Quel a été votre premier contact avec Sean Penn ?
Eric Gautier : En fait, il m’a téléphoné alors que j’étais en plein tournage de Cœurs d’Alain Resnais. Il avait aimé Carnets de voyage de Walter Salles et Intimité de Patrice Chéreau, deux films de styles très différents sur lesquels j’avais travaillé. Avant de m’envoyer le scénario, il voulait savoir si j’étais prêt à me lancer dans une aventure qui allait prendre huit mois, d’avril à novembre 2006. On s’est très peu parlé en fait.

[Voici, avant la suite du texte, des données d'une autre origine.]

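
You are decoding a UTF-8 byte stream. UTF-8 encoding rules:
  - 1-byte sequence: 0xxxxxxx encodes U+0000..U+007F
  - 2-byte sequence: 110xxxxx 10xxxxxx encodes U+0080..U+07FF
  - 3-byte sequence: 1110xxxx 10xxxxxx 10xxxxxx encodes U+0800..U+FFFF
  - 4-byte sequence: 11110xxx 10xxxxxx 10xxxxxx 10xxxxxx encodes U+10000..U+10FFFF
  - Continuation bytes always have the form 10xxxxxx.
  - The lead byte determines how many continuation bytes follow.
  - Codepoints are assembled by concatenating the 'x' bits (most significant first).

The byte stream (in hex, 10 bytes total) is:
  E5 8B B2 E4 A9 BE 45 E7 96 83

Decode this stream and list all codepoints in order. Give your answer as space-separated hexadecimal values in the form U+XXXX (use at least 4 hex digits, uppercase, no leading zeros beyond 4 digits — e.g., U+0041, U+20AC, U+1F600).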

Penn avance toujours sur l’intuition, il fait des paris incroyables. Il cherchait un opérateur étranger, ne voulait pas d’un opérateur américain. Il s’agit d’un film avec des problèmes de logistique énormes et il voulait éviter la lourdeur d’une grosse équipe américaine traditionnelle, où l’on résout tout par l’argent. Il voulait quelque chose de plus souple. Je suis parti à San Francisco deux jours après la fin du Resnais, déjà passablement rétamé de fatigue. Penn est venu me chercher lui-même à l’aéroport et m’a ramené chez lui en voiture, ce qui, au passage, résume bien le personnage : très direct, très simple et amical. En fait, je pensais qu’il hésitait encore, mais j’étais déjà embauché, et un mois après on tournait les premiers plans en Alaska.
Comment vous êtes-vous préparés au tournage ?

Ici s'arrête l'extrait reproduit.